The Los Angeles-based trio, which will play from the album at the Ogden Theatre on February 15, did spend some time experimenting, if not radically shifting its sound. “King of Bones” is driven by industrial rhythm, “Haunt” is a Nick Cave-inspired murder ballad, and “Ninth Configuration” offers up hazy psychedelia.
Although fans have been eager for a new Black Rebel release over the past five years, it has been a busy — and harrowing — time for the band.
The group took time off in 2014 when Shapiro was diagnosed with Chiari malformations, a brain condition that causes problems with coordination and muscle strength, among other issues. She underwent brain surgery and had to relearn how to play the drums during her recovery.
Been and Hayes explored other musical avenues during that time, but when it came time to write Wrong Creatures, they focused on being what they had always been: a rock band. The album was written in two separate chunks; some of it was done before BRMC’s 2016 tour with Death From Above 1979, and the rest was completed after.
Been describes the writing process as both torturous and inspired.
“It was definitely us that took the time, that bled for it and fought for it, killed ourselves for it,” he says. “You get the credit for waiting and suffering through it, but it definitely wasn’t you that came up with the moment of clarity where it just sort of fell into place. That is some other sort of transmission coming through. Something much bigger or better than you, but you catch it because you waited long enough.”
Wrong Creatures was finished with help from veteran rock producer Nick Launay, who is well known for his work with artists such as Nick Cave and the Bad Seeds and the Yeah Yeah Yeahs. A lot of what Launay did as a producer was to keep Black Rebel Motorcycle Club out of its own way. “It struck me off guard at first, because usually producers bring in a concept to make it feel like they have a purpose,” Been says. “I thought it was really cool that he left the music in its most raw form.”
That aesthetic choice is something Been values — and it shines on Wrong Creatures.

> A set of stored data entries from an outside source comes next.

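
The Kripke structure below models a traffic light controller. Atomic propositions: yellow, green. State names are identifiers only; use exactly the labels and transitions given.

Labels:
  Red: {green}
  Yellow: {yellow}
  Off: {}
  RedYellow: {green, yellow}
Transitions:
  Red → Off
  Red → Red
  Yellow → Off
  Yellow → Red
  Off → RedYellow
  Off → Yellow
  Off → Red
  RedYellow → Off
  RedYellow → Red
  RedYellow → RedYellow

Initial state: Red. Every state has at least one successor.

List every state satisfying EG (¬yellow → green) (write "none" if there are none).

{Red, Yellow, RedYellow}

States satisfying ¬yellow → green: {Red, Yellow, RedYellow}.
States satisfying EG (¬yellow → green): {Red, Yellow, RedYellow}.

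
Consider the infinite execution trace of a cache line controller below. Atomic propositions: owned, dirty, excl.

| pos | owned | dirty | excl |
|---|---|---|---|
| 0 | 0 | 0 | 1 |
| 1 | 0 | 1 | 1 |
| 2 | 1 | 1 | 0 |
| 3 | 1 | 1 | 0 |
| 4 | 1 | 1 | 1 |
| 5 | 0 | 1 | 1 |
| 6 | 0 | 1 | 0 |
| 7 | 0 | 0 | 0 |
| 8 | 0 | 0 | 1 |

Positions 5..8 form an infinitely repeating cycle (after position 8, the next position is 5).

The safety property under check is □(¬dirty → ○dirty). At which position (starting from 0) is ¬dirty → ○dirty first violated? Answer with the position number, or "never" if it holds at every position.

7

Check ¬dirty → ○dirty at each position in order: 0 ✓, 1 ✓, 2 ✓, 3 ✓, 4 ✓, 5 ✓, 6 ✓.
At position 7 the labels are {} and the next position 8 has {excl}, so ¬dirty → ○dirty is false there. This is the first violation.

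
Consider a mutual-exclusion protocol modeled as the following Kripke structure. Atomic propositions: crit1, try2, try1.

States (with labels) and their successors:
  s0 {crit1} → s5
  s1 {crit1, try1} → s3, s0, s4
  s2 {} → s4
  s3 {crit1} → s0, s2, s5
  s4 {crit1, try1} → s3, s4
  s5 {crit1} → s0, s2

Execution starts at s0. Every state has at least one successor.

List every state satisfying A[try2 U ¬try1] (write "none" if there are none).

States satisfying try2: ∅.
States satisfying ¬try1: {s0, s2, s3, s5}.
States satisfying A[try2 U ¬try1]: {s0, s2, s3, s5}.

{s0, s2, s3, s5}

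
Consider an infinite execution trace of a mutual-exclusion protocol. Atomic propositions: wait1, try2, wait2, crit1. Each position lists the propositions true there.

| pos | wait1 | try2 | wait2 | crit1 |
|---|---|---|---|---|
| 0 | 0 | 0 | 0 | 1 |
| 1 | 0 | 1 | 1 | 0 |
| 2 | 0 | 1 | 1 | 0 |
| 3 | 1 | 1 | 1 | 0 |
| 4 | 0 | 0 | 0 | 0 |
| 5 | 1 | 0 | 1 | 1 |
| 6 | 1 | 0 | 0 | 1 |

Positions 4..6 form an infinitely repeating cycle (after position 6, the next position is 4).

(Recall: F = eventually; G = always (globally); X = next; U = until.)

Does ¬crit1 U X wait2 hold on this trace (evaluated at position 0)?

Walking from position 0: X wait2 first holds at position 0, and ¬crit1 holds at every earlier position along the way, so ¬crit1 U X wait2 holds.

Yes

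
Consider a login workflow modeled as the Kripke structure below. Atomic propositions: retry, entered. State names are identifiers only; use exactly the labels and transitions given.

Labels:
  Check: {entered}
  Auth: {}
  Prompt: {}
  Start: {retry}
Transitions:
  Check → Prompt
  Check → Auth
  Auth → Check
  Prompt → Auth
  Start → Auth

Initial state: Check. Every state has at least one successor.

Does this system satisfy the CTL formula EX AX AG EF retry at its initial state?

States satisfying AX AG EF retry: ∅.
States satisfying EX AX AG EF retry: ∅.
No suitable path/successor from Check witnesses the formula.
Check ∉ Sat(EX AX AG EF retry).

No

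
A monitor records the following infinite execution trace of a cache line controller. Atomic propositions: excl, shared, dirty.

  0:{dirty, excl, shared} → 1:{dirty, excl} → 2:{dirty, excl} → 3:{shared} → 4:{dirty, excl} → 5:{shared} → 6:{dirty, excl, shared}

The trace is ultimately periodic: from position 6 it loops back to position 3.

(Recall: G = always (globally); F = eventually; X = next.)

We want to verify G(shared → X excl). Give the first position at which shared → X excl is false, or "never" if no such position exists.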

“Something simple can be beautiful,” he notes. “It doesn’t have to be anything more than it is, which is where a lot of great rock and roll exists. I used to call it ‘uncomplicated sophistication.’ It’s this place where you feel it in this raw way, but it also hopefully goes somewhere deeper.”
His goal is to find the fewest number of words to “express an ocean of feelings.” But his process in discovering that simplicity is anything but simple. Battling with Hayes or Launay over a song is usually how Been figures out what he cares about.
“I’ll fight with Peter or our producer, Nick, and when that war happens, I learn more about how I actually feel about [a song] and where its flaws are and where its sweet points are,” Been says.
So after stomaching hard work, earning the reward and warring with bandmates and producers, the song is complete — and then a whole new set of neuroses comes creeping in.
“You almost have all the same insecurities and psychodramas in your head about a song as you do a relationship with someone you just fell in love with,” Been says. “Five minutes later, you want to run away with them, and then ten minutes later, you regret that. And then a few days later, you think maybe this is a huge mistake and they’re a horrible person and you should have never started this thing in the first place.”